The powerhouse that is Wonder Woman shows no signs of slowing down at the box office any time soon, having recently surpassed Batman v Superman: Dawn of Justice domestically. It takes a village of hundreds to make a movie like Wonder Woman. One of the key moving pieces is the director of photography, who works in sync with the director to make their vision come to life. In the case of Wonder Woman, Patty Jenkins chose Matthew Jensen as her DP. I recently spoke with Jensen about the technical aspects of Wonder Woman and things got interesting when I asked about difficult scenes to film.
When I ask Jensen what he thought the trickiest scene to put together was, he laughs for a long time. Of course that means there’s a good story here. What scene is it? Could it be the amazing sequence on the beach where the Amazons take on the Germans? Or perhaps the No Man’s Land scene where Diana finally comes into her own as Wonder Woman? But the story Jensen tells is one you’d never expect: the ballroom dancing.
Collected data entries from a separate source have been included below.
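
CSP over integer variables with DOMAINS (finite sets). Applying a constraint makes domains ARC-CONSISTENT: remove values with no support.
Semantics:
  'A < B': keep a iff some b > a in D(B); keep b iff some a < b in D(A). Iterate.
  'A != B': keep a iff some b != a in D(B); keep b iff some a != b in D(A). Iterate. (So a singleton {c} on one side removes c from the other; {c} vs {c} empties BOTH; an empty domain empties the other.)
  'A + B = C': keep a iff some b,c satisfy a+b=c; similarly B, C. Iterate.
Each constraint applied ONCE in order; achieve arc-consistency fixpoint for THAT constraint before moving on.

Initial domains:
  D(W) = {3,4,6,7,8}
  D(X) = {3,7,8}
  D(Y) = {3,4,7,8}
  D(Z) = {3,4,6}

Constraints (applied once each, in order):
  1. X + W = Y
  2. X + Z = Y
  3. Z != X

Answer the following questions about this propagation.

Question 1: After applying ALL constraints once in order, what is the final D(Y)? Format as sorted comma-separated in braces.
Constraint 1 (X + W = Y) on D(X)={3,7,8} D(W)={3,4,6,7,8} D(Y)={3,4,7,8}: X {3,7,8}->{3}; W {3,4,6,7,8}->{4}; Y {3,4,7,8}->{7}
Constraint 2 (X + Z = Y) on D(X)={3} D(Z)={3,4,6} D(Y)={7}: Z {3,4,6}->{4}
Constraint 3 (Z != X) on D(Z)={4} D(X)={3}: no change
So after all 3 constraints: D(Y) = {7}

Answer: {7}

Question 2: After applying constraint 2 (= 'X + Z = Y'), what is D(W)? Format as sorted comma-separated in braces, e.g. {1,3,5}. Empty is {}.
Answer: {4}

Derivation:
Constraint 1 (X + W = Y) on D(X)={3,7,8} D(W)={3,4,6,7,8} D(Y)={3,4,7,8}: X {3,7,8}->{3}; W {3,4,6,7,8}->{4}; Y {3,4,7,8}->{7}
Constraint 2 (X + Z = Y) on D(X)={3} D(Z)={3,4,6} D(Y)={7}: Z {3,4,6}->{4}
So after constraint 2: D(W) = {4}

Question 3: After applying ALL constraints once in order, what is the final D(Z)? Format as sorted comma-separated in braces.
Constraint 1 (X + W = Y) on D(X)={3,7,8} D(W)={3,4,6,7,8} D(Y)={3,4,7,8}: X {3,7,8}->{3}; W {3,4,6,7,8}->{4}; Y {3,4,7,8}->{7}
Constraint 2 (X + Z = Y) on D(X)={3} D(Z)={3,4,6} D(Y)={7}: Z {3,4,6}->{4}
Constraint 3 (Z != X) on D(Z)={4} D(X)={3}: no change
So after all 3 constraints: D(Z) = {4}

Answer: {4}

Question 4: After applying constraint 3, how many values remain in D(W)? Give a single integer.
Constraint 1 (X + W = Y) on D(X)={3,7,8} D(W)={3,4,6,7,8} D(Y)={3,4,7,8}: X {3,7,8}->{3}; W {3,4,6,7,8}->{4}; Y {3,4,7,8}->{7}
Constraint 2 (X + Z = Y) on D(X)={3} D(Z)={3,4,6} D(Y)={7}: Z {3,4,6}->{4}
Constraint 3 (Z != X) on D(Z)={4} D(X)={3}: no change
So after constraint 3: D(W)={4}, size = 1

Answer: 1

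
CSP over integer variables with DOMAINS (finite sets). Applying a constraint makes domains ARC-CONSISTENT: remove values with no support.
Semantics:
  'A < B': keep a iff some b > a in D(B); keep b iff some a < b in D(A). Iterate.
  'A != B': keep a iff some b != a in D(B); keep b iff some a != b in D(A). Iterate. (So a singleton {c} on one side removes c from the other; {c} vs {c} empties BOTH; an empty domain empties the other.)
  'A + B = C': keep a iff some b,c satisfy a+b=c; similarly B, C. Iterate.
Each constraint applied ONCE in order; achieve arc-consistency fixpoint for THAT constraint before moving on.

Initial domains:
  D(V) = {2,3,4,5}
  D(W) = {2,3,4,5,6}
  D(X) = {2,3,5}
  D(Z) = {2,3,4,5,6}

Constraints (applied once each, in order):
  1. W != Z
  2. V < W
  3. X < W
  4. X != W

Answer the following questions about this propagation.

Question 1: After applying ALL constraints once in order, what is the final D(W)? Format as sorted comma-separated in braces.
Constraint 1 (W != Z) on D(W)={2,3,4,5,6} D(Z)={2,3,4,5,6}: no change
Constraint 2 (V < W) on D(V)={2,3,4,5} D(W)={2,3,4,5,6}: W {2,3,4,5,6}->{3,4,5,6}
Constraint 3 (X < W) on D(X)={2,3,5} D(W)={3,4,5,6}: no change
Constraint 4 (X != W) on D(X)={2,3,5} D(W)={3,4,5,6}: no change
So after all 4 constraints: D(W) = {3,4,5,6}

Answer: {3,4,5,6}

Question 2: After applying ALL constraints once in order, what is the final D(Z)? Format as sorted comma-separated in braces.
Answer: {2,3,4,5,6}

Derivation:
Constraint 1 (W != Z) on D(W)={2,3,4,5,6} D(Z)={2,3,4,5,6}: no change
Constraint 2 (V < W) on D(V)={2,3,4,5} D(W)={2,3,4,5,6}: W {2,3,4,5,6}->{3,4,5,6}
Constraint 3 (X < W) on D(X)={2,3,5} D(W)={3,4,5,6}: no change
Constraint 4 (X != W) on D(X)={2,3,5} D(W)={3,4,5,6}: no change
So after all 4 constraints: D(Z) = {2,3,4,5,6}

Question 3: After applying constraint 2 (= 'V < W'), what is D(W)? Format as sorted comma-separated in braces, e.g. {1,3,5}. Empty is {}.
Constraint 1 (W != Z) on D(W)={2,3,4,5,6} D(Z)={2,3,4,5,6}: no change
Constraint 2 (V < W) on D(V)={2,3,4,5} D(W)={2,3,4,5,6}: W {2,3,4,5,6}->{3,4,5,6}
So after constraint 2: D(W) = {3,4,5,6}

Answer: {3,4,5,6}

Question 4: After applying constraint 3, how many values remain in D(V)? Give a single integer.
Constraint 1 (W != Z) on D(W)={2,3,4,5,6} D(Z)={2,3,4,5,6}: no change
Constraint 2 (V < W) on D(V)={2,3,4,5} D(W)={2,3,4,5,6}: W {2,3,4,5,6}->{3,4,5,6}
Constraint 3 (X < W) on D(X)={2,3,5} D(W)={3,4,5,6}: no change
So after constraint 3: D(V)={2,3,4,5}, size = 4

Answer: 4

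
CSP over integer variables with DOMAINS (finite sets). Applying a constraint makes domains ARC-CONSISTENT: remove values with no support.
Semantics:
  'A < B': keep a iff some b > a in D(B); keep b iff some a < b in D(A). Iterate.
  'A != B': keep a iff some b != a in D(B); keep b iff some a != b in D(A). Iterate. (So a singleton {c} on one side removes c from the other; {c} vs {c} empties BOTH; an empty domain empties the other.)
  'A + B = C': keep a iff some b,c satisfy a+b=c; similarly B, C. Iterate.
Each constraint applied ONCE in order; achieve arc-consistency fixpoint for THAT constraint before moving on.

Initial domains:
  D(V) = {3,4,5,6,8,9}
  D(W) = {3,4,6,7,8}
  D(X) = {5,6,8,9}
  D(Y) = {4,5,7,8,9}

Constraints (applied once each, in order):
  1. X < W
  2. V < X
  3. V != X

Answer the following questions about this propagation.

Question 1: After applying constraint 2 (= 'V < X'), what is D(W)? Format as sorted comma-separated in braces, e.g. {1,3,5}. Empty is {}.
Answer: {6,7,8}

Derivation:
Constraint 1 (X < W) on D(X)={5,6,8,9} D(W)={3,4,6,7,8}: X {5,6,8,9}->{5,6}; W {3,4,6,7,8}->{6,7,8}
Constraint 2 (V < X) on D(V)={3,4,5,6,8,9} D(X)={5,6}: V {3,4,5,6,8,9}->{3,4,5}
So after constraint 2: D(W) = {6,7,8}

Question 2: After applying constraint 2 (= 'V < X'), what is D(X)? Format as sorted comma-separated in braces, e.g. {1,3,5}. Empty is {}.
Constraint 1 (X < W) on D(X)={5,6,8,9} D(W)={3,4,6,7,8}: X {5,6,8,9}->{5,6}; W {3,4,6,7,8}->{6,7,8}
Constraint 2 (V < X) on D(V)={3,4,5,6,8,9} D(X)={5,6}: V {3,4,5,6,8,9}->{3,4,5}
So after constraint 2: D(X) = {5,6}

Answer: {5,6}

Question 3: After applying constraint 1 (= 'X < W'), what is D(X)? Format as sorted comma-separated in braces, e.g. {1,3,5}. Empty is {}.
Constraint 1 (X < W) on D(X)={5,6,8,9} D(W)={3,4,6,7,8}: X {5,6,8,9}->{5,6}; W {3,4,6,7,8}->{6,7,8}
So after constraint 1: D(X) = {5,6}

Answer: {5,6}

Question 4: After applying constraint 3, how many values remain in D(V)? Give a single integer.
Constraint 1 (X < W) on D(X)={5,6,8,9} D(W)={3,4,6,7,8}: X {5,6,8,9}->{5,6}; W {3,4,6,7,8}->{6,7,8}
Constraint 2 (V < X) on D(V)={3,4,5,6,8,9} D(X)={5,6}: V {3,4,5,6,8,9}->{3,4,5}
Constraint 3 (V != X) on D(V)={3,4,5} D(X)={5,6}: no change
So after constraint 3: D(V)={3,4,5}, size = 3

Answer: 3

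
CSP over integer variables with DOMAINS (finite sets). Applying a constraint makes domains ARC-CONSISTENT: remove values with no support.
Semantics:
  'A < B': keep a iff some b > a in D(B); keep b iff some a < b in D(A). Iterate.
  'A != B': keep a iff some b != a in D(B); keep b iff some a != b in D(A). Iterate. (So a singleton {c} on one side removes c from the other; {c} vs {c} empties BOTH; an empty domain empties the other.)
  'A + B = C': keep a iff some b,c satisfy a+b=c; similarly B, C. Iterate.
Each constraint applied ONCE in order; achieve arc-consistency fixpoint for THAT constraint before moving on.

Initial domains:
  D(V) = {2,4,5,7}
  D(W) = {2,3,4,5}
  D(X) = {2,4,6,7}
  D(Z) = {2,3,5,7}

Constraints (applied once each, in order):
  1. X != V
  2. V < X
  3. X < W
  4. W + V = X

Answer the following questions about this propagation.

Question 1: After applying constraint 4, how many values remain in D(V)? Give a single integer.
Answer: 0

Derivation:
Constraint 1 (X != V) on D(X)={2,4,6,7} D(V)={2,4,5,7}: no change
Constraint 2 (V < X) on D(V)={2,4,5,7} D(X)={2,4,6,7}: V {2,4,5,7}->{2,4,5}; X {2,4,6,7}->{4,6,7}
Constraint 3 (X < W) on D(X)={4,6,7} D(W)={2,3,4,5}: X {4,6,7}->{4}; W {2,3,4,5}->{5}
Constraint 4 (W + V = X) on D(W)={5} D(V)={2,4,5} D(X)={4}: W {5}->{}; V {2,4,5}->{}; X {4}->{}
So after constraint 4: D(V)={}, size = 0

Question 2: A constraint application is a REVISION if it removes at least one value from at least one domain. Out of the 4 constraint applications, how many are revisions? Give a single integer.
Answer: 3

Derivation:
Constraint 1 (X != V) on D(X)={2,4,6,7} D(V)={2,4,5,7}: no change => not a revision
Constraint 2 (V < X) on D(V)={2,4,5,7} D(X)={2,4,6,7}: V {2,4,5,7}->{2,4,5}; X {2,4,6,7}->{4,6,7} => REVISION
Constraint 3 (X < W) on D(X)={4,6,7} D(W)={2,3,4,5}: X {4,6,7}->{4}; W {2,3,4,5}->{5} => REVISION
Constraint 4 (W + V = X) on D(W)={5} D(V)={2,4,5} D(X)={4}: W {5}->{}; V {2,4,5}->{}; X {4}->{} => REVISION
Total revisions = 3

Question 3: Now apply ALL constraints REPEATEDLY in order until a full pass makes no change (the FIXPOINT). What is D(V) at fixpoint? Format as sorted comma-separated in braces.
pass 0 (initial): D(V)={2,4,5,7}
pass 1: V {2,4,5,7}->{}; W {2,3,4,5}->{}; X {2,4,6,7}->{}
pass 2: no change
Fixpoint after 2 passes: D(V) = {}

Answer: {}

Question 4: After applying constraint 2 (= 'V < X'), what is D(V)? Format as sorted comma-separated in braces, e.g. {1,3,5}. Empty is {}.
Constraint 1 (X != V) on D(X)={2,4,6,7} D(V)={2,4,5,7}: no change
Constraint 2 (V < X) on D(V)={2,4,5,7} D(X)={2,4,6,7}: V {2,4,5,7}->{2,4,5}; X {2,4,6,7}->{4,6,7}
So after constraint 2: D(V) = {2,4,5}

Answer: {2,4,5}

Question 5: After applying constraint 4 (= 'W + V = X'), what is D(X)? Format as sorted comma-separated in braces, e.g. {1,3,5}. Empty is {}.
Constraint 1 (X != V) on D(X)={2,4,6,7} D(V)={2,4,5,7}: no change
Constraint 2 (V < X) on D(V)={2,4,5,7} D(X)={2,4,6,7}: V {2,4,5,7}->{2,4,5}; X {2,4,6,7}->{4,6,7}
Constraint 3 (X < W) on D(X)={4,6,7} D(W)={2,3,4,5}: X {4,6,7}->{4}; W {2,3,4,5}->{5}
Constraint 4 (W + V = X) on D(W)={5} D(V)={2,4,5} D(X)={4}: W {5}->{}; V {2,4,5}->{}; X {4}->{}
So after constraint 4: D(X) = {}

Answer: {}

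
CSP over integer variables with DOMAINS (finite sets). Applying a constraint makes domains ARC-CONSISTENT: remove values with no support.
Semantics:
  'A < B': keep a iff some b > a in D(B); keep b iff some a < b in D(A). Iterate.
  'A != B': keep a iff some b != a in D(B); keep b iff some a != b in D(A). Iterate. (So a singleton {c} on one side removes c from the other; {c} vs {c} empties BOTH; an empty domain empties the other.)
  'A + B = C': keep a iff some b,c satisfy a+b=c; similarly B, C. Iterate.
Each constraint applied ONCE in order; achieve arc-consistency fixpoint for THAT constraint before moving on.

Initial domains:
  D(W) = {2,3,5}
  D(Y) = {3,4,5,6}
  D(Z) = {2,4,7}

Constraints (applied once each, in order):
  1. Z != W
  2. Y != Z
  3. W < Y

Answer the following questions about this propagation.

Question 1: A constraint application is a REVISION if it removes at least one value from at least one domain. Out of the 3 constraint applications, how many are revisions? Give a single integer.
Constraint 1 (Z != W) on D(Z)={2,4,7} D(W)={2,3,5}: no change => not a revision
Constraint 2 (Y != Z) on D(Y)={3,4,5,6} D(Z)={2,4,7}: no change => not a revision
Constraint 3 (W < Y) on D(W)={2,3,5} D(Y)={3,4,5,6}: no change => not a revision
Total revisions = 0

Answer: 0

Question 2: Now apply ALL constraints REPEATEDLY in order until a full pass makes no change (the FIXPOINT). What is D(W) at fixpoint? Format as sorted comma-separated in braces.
Answer: {2,3,5}

Derivation:
pass 0 (initial): D(W)={2,3,5}
pass 1: no change
Fixpoint after 1 passes: D(W) = {2,3,5}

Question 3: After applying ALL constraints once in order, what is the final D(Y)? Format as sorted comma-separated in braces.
Answer: {3,4,5,6}

Derivation:
Constraint 1 (Z != W) on D(Z)={2,4,7} D(W)={2,3,5}: no change
Constraint 2 (Y != Z) on D(Y)={3,4,5,6} D(Z)={2,4,7}: no change
Constraint 3 (W < Y) on D(W)={2,3,5} D(Y)={3,4,5,6}: no change
So after all 3 constraints: D(Y) = {3,4,5,6}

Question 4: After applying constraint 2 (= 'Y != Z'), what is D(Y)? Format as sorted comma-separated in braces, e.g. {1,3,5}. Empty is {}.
Constraint 1 (Z != W) on D(Z)={2,4,7} D(W)={2,3,5}: no change
Constraint 2 (Y != Z) on D(Y)={3,4,5,6} D(Z)={2,4,7}: no change
So after constraint 2: D(Y) = {3,4,5,6}

Answer: {3,4,5,6}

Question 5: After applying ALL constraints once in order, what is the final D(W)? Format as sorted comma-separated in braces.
Constraint 1 (Z != W) on D(Z)={2,4,7} D(W)={2,3,5}: no change
Constraint 2 (Y != Z) on D(Y)={3,4,5,6} D(Z)={2,4,7}: no change
Constraint 3 (W < Y) on D(W)={2,3,5} D(Y)={3,4,5,6}: no change
So after all 3 constraints: D(W) = {2,3,5}

Answer: {2,3,5}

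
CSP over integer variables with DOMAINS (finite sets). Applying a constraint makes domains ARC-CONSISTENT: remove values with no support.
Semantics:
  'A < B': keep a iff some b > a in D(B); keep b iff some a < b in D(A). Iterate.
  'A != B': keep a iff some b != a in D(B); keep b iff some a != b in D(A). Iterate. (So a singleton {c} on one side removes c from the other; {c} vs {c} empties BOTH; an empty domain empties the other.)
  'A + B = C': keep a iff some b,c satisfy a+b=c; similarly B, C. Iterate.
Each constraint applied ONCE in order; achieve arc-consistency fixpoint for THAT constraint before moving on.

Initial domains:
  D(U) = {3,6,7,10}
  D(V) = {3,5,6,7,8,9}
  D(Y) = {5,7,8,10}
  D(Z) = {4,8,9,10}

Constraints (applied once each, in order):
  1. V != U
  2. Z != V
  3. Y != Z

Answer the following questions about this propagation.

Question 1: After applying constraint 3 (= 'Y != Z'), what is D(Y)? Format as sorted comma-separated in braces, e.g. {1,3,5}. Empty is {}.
Constraint 1 (V != U) on D(V)={3,5,6,7,8,9} D(U)={3,6,7,10}: no change
Constraint 2 (Z != V) on D(Z)={4,8,9,10} D(V)={3,5,6,7,8,9}: no change
Constraint 3 (Y != Z) on D(Y)={5,7,8,10} D(Z)={4,8,9,10}: no change
So after constraint 3: D(Y) = {5,7,8,10}

Answer: {5,7,8,10}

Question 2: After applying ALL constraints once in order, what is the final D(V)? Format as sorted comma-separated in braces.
Constraint 1 (V != U) on D(V)={3,5,6,7,8,9} D(U)={3,6,7,10}: no change
Constraint 2 (Z != V) on D(Z)={4,8,9,10} D(V)={3,5,6,7,8,9}: no change
Constraint 3 (Y != Z) on D(Y)={5,7,8,10} D(Z)={4,8,9,10}: no change
So after all 3 constraints: D(V) = {3,5,6,7,8,9}

Answer: {3,5,6,7,8,9}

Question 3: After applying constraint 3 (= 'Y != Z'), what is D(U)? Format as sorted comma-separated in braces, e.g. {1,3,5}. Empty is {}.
Answer: {3,6,7,10}

Derivation:
Constraint 1 (V != U) on D(V)={3,5,6,7,8,9} D(U)={3,6,7,10}: no change
Constraint 2 (Z != V) on D(Z)={4,8,9,10} D(V)={3,5,6,7,8,9}: no change
Constraint 3 (Y != Z) on D(Y)={5,7,8,10} D(Z)={4,8,9,10}: no change
So after constraint 3: D(U) = {3,6,7,10}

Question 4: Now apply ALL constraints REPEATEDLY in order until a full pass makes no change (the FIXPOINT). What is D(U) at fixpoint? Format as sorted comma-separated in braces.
Answer: {3,6,7,10}

Derivation:
pass 0 (initial): D(U)={3,6,7,10}
pass 1: no change
Fixpoint after 1 passes: D(U) = {3,6,7,10}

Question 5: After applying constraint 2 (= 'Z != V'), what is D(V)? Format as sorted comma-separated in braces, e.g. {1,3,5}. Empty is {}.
Answer: {3,5,6,7,8,9}

Derivation:
Constraint 1 (V != U) on D(V)={3,5,6,7,8,9} D(U)={3,6,7,10}: no change
Constraint 2 (Z != V) on D(Z)={4,8,9,10} D(V)={3,5,6,7,8,9}: no change
So after constraint 2: D(V) = {3,5,6,7,8,9}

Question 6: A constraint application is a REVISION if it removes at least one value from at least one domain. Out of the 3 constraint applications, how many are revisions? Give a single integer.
Constraint 1 (V != U) on D(V)={3,5,6,7,8,9} D(U)={3,6,7,10}: no change => not a revision
Constraint 2 (Z != V) on D(Z)={4,8,9,10} D(V)={3,5,6,7,8,9}: no change => not a revision
Constraint 3 (Y != Z) on D(Y)={5,7,8,10} D(Z)={4,8,9,10}: no change => not a revision
Total revisions = 0

Answer: 0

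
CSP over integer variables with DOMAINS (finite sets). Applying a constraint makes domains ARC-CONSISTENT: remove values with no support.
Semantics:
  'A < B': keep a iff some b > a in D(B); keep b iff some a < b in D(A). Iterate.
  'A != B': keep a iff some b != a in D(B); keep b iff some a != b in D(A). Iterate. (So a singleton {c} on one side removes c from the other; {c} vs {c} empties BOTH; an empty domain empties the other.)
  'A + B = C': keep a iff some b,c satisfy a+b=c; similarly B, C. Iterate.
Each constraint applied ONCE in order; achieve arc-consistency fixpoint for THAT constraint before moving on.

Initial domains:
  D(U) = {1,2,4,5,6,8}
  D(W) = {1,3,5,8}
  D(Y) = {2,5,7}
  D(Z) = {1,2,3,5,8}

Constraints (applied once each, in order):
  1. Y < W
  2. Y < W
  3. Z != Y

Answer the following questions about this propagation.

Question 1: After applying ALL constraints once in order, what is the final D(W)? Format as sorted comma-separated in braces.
Constraint 1 (Y < W) on D(Y)={2,5,7} D(W)={1,3,5,8}: W {1,3,5,8}->{3,5,8}
Constraint 2 (Y < W) on D(Y)={2,5,7} D(W)={3,5,8}: no change
Constraint 3 (Z != Y) on D(Z)={1,2,3,5,8} D(Y)={2,5,7}: no change
So after all 3 constraints: D(W) = {3,5,8}

Answer: {3,5,8}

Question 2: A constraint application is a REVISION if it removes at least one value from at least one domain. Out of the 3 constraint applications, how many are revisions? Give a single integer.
Answer: 1

Derivation:
Constraint 1 (Y < W) on D(Y)={2,5,7} D(W)={1,3,5,8}: W {1,3,5,8}->{3,5,8} => REVISION
Constraint 2 (Y < W) on D(Y)={2,5,7} D(W)={3,5,8}: no change => not a revision
Constraint 3 (Z != Y) on D(Z)={1,2,3,5,8} D(Y)={2,5,7}: no change => not a revision
Total revisions = 1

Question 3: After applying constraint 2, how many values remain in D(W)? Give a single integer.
Constraint 1 (Y < W) on D(Y)={2,5,7} D(W)={1,3,5,8}: W {1,3,5,8}->{3,5,8}
Constraint 2 (Y < W) on D(Y)={2,5,7} D(W)={3,5,8}: no change
So after constraint 2: D(W)={3,5,8}, size = 3

Answer: 3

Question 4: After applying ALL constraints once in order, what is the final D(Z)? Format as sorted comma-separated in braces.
Answer: {1,2,3,5,8}

Derivation:
Constraint 1 (Y < W) on D(Y)={2,5,7} D(W)={1,3,5,8}: W {1,3,5,8}->{3,5,8}
Constraint 2 (Y < W) on D(Y)={2,5,7} D(W)={3,5,8}: no change
Constraint 3 (Z != Y) on D(Z)={1,2,3,5,8} D(Y)={2,5,7}: no change
So after all 3 constraints: D(Z) = {1,2,3,5,8}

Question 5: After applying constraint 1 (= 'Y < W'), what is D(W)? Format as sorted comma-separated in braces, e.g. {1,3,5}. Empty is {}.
Answer: {3,5,8}

Derivation:
Constraint 1 (Y < W) on D(Y)={2,5,7} D(W)={1,3,5,8}: W {1,3,5,8}->{3,5,8}
So after constraint 1: D(W) = {3,5,8}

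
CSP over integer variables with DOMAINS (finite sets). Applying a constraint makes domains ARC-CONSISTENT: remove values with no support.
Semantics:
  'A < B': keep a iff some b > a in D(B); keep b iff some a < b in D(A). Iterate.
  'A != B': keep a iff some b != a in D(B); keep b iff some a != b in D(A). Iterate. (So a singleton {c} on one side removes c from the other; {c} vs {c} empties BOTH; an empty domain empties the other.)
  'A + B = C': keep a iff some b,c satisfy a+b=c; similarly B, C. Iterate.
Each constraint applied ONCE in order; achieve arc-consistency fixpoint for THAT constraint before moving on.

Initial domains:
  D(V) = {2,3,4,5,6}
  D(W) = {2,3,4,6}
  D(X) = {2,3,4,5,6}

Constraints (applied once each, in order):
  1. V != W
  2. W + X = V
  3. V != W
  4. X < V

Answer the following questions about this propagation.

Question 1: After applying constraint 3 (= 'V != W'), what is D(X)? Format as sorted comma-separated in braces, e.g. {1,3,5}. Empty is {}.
Constraint 1 (V != W) on D(V)={2,3,4,5,6} D(W)={2,3,4,6}: no change
Constraint 2 (W + X = V) on D(W)={2,3,4,6} D(X)={2,3,4,5,6} D(V)={2,3,4,5,6}: W {2,3,4,6}->{2,3,4}; X {2,3,4,5,6}->{2,3,4}; V {2,3,4,5,6}->{4,5,6}
Constraint 3 (V != W) on D(V)={4,5,6} D(W)={2,3,4}: no change
So after constraint 3: D(X) = {2,3,4}

Answer: {2,3,4}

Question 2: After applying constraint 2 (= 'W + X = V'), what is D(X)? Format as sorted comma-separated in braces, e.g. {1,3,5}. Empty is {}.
Answer: {2,3,4}

Derivation:
Constraint 1 (V != W) on D(V)={2,3,4,5,6} D(W)={2,3,4,6}: no change
Constraint 2 (W + X = V) on D(W)={2,3,4,6} D(X)={2,3,4,5,6} D(V)={2,3,4,5,6}: W {2,3,4,6}->{2,3,4}; X {2,3,4,5,6}->{2,3,4}; V {2,3,4,5,6}->{4,5,6}
So after constraint 2: D(X) = {2,3,4}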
“I laugh because every day was tough, and great, but we always had a challenge. I’ll tell you that the thing that personally was the trickiest for me, and it might not be one that you would think of, is the ballroom scene where Diana dances with Ludendorff,” he says. I am intrigued. How can this be? A scene with little action and loads of dialogue should be simple enough, right? Turns out no. Especially when you’re filming on location at Hatfield House. Built in 1611 by Robert Cecil, the first Earl of Salisbury, the Grand Jacobean home is not designed for camera rigs and dozens of people.